You don't need to look farther than the Fortune 500 to understand the massive impact of digital transformation on modern business.

Approximately sixty percent of the companies on that list in the mid-1990s are no longer there today, just twenty years later. These were some of the largest companies in the world.

But many of them couldn't retain their status because they missed the transition to the Internet. They were too slow to react. Meanwhile, other companies emerged to take their place – think Google, Amazon, Facebook. They were born from the Internet movement. And their approach to digital transformation illustrates a major paradigm shift for modern businesses.

Looking back on the changes of the last two decades, we can see that networks were at the center of the disruption that swept through every industry twenty years ago with the introduction of the Internet. And they're the driving force behind the disruption sweeping through every industry today.

Networks are the foundation of our modern economy. They aren't just critical infrastructure, they can be the difference between making the transition to this new era of digital business, and becoming irrelevant.

Still, as I talk to both CIOs and network administrators, what I hear frequently is that they view the network as an inhibitor to achieving the business agility that they recognize as being fundamental to digital transformation.

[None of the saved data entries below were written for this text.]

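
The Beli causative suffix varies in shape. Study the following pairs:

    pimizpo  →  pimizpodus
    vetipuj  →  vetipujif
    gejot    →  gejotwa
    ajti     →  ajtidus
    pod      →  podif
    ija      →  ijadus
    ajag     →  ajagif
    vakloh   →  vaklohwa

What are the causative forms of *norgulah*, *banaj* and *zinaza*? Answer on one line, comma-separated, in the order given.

norgulahwa, banajif, zinazadus

The pattern is voicing of the final sound: -wa when the stem ends in a voiceless consonant (*gejot*, *vakloh*); -if when the stem ends in a voiced consonant (*vetipuj*, *pod*, *ajag*); -dus when the stem ends in a vowel (*pimizpo*, *ajti*, *ija*).
The final sound of *norgulah* is /h/, which is a voiceless consonant, so the suffix is -wa, giving *norgulahwa*.
The final sound of *banaj* is /j/, which is a voiced consonant, so the suffix is -if, giving *banajif*.
Since the final sound of *zinaza* is /a/ (a vowel), it takes -dus, giving *zinazadus*.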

It's true that network complexity and the sheer pace of network traffic growth is increasing far more rapidly than we have ever seen in the past. In fact, global data center traffic is expected to grow by more than 300% over the next five years – that's a daunting number.

Customers I talk to understand what's coming at them in terms of network demands, and they're concerned about it, but they are often unsure of how to navigate it. They know that network reliability, performance and scalability are still critical, but now they have additional concerns:

  • How can I better understand and serve the applications using my network?
  • How can I plan network capacity more proactively?
  • How can I remediate failures more quickly to address ever more strict SLAs?
  • How can I pinpoint security problems in my network?

These aren't small issues; they can be major challenges for network designers and operators. The good news is that greaternetwork visibility can help address many of these concerns, and with today's silicon and software technology, enhanced visibility can be embedded natively within the network itself.